= Scrap Arts Music =

Musical ensemble based in British Columbia, Canada

Scrap Arts Music is a percussion-based, performing arts company headquartered in British Columbia, Canada, founded by Canadian artists, Gregory Kozak and Justine Murdy, in Vancouver, in July 1998. Scrap Arts Music creates original instruments and musical compositions; produces original sound and video recordings; and creates choreographed athletic performances for theatres, festivals, schools, orchestras, and special events.

Scrap Arts Music ( ScrapArtsMusic) is also the name of the company's touring percussion quintet. Scrap Arts Music performs internationally, playing original compositions by Gregory Kozak on invented instruments made from industrial scraps.

== History ==

In 1998, composer and percussionist Gregory Kozak and designer Justine Murdy co-founded Scrap Arts Music in Vancouver Canada. Kozak wanted to build his own "orchestra of invented instruments" and Murdy thought they could use salvaged and recycled materials from their home town. Many folk instruments are handmade from local materials; this is reported to have inspired them. During the late 90s, there was a condominium tower boom in Vancouver. Because of this, large amounts of construction byproduct and marine salvage were being discarded in landfills. Kozak collected scraps from fabrication shops and construction sites and created a collection of musical instruments from these scraps. Each instrument is original, mobile, and tuneable, and claimed to be distinct to the west coast of Canada.

Scrap Arts Music makes their instruments by upcycling industrial scraps and welding them into sculptural instruments. Materials used include spun aluminum, steel railings, submarine parts, artillery shells, old accordions, and marine exhaust hose.
More recently, old street lamp shades and pulp mill parts have been incorporated into new instruments.

Kozak learned the skills of welding and metal fabrication in order to create instruments. He has now built over 200 instruments from West Coast scraps that are both sculptural and mobile. Kozak composes original music to be played on these instruments by a quintet of percussionist/multi-instrumentalists.
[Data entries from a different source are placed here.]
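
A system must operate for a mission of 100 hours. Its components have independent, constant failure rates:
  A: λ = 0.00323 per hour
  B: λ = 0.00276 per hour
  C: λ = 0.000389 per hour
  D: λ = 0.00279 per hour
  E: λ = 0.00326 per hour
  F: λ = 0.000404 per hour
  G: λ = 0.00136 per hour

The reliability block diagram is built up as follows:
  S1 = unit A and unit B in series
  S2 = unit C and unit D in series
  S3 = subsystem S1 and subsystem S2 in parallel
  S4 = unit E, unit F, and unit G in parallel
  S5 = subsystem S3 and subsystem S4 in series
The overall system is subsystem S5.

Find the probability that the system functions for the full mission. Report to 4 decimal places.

R(A) = exp(−0.00323 × 100) = 0.723974
R(B) = exp(−0.00276 × 100) = 0.758813
R(C) = exp(−0.000389 × 100) = 0.961847
R(D) = exp(−0.00279 × 100) = 0.756540
R(E) = exp(−0.00326 × 100) = 0.721805
R(F) = exp(−0.000404 × 100) = 0.960405
R(G) = exp(−0.00136 × 100) = 0.872843
Series (A and B): 0.723974 × 0.758813 = 0.549361
Series (C and D): 0.961847 × 0.756540 = 0.727676
Parallel ([0.549361] and [0.727676]): 1 − (1 − 0.549361)(1 − 0.727676) = 0.877280
Parallel (E, F, and G): 1 − (1 − 0.721805)(1 − 0.960405)(1 − 0.872843) = 0.998599
Series ([0.877280] and [0.998599]): 0.877280 × 0.998599 = 0.8761

0.8761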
Athletic choreography is an integral feature of live performances. Scrap Arts Music gives expression to the energy and excitement of percussion-based music.

Scrap Arts Music was in residency at the Banff Centre for three months in 2001 and debuted in the United States later that year, at the Philadelphia Fringe Festival. In 2002, they released the album, Phon, with nine original tracks. Also in 2002, Scrap Arts Music was nominated for a West Coast Music Award in the category of Best Live Performance.
They have played for international audiences for two decades. Scrap Arts Music performs a variety of events, including concerts, educational shows, corporate events, and holiday events.

In 2016, Scrap Arts Music relocated their studio from Vancouver to Victoria, British Columbia.

Scrap Arts Music's percussion-based performances have been compared to Blue Man Group, STOMP, Partch Ensemble, Kodo Drummers of Japan, and Cirque du Soleil. Scrap Arts Music is currently represented by Rhythm of the Arts out of New York.

Scrap Arts Music performed at the 2010 Winter Olympics Closing Ceremony, as well as the first Medals Ceremony of the 2010 Winter Olympics, February 2010. They are now touring their production of Children of Metropolis.

==Founders==

===Gregory Kozak===

Gregory Kozak is the Artistic Director of Scrap Arts Music. Before Scrap Arts Music, Gregory co-founded and performed in S•W•A•R•M (Symphonic Work Assembly of Rhythm and Movement) from 1995–1998. Kozak composes music, creates invented instruments, and choreographs movement. He is an ensemble musician and a concert soloist. He has a background in jazz and world music. The five-member touring ensemble, Scrap Arts Music, plays Kozak's 145-plus invented instruments and his original repertoire at international festivals and theatres.

===Justine Murdy===

Justine Murdy is Co-Artistic Director and co-founder of Scrap Arts Music. Murdy is involved in project conceptualization, instrument design, art direction, stage direction, music critique, and future projects.

==Themes==

Scrap Arts Music has an eco-friendly message. They take industrial scraps and create instruments; and then create musical performances. Scrap Arts Music's style is culturally referenced.

Scrap Arts Music's performances are family-friendly and not age-specific. The company is also committed to providing community outreach activities. Gregory Kozak has led workshops on sound, drums, and instruments for various organizations.

===Discography===

Phon (2003) - Scrap Arts Music's first album, with nine original tracks.

===Videography===

ReVision (2011) - ReVision features the art of Pacific Northwest artists such as Ross Palmer Beecher, Marita Dingus, and Scrap Arts Music who create music, sculpture, fashion, street, and mixed media art using re-purposed, found, or salvaged materials. The medium used by these artists has an environmental message about consumption and waste issues. ReVision is a consideration of the issues recycled artists face in trying to get their messages out in a traditional art world.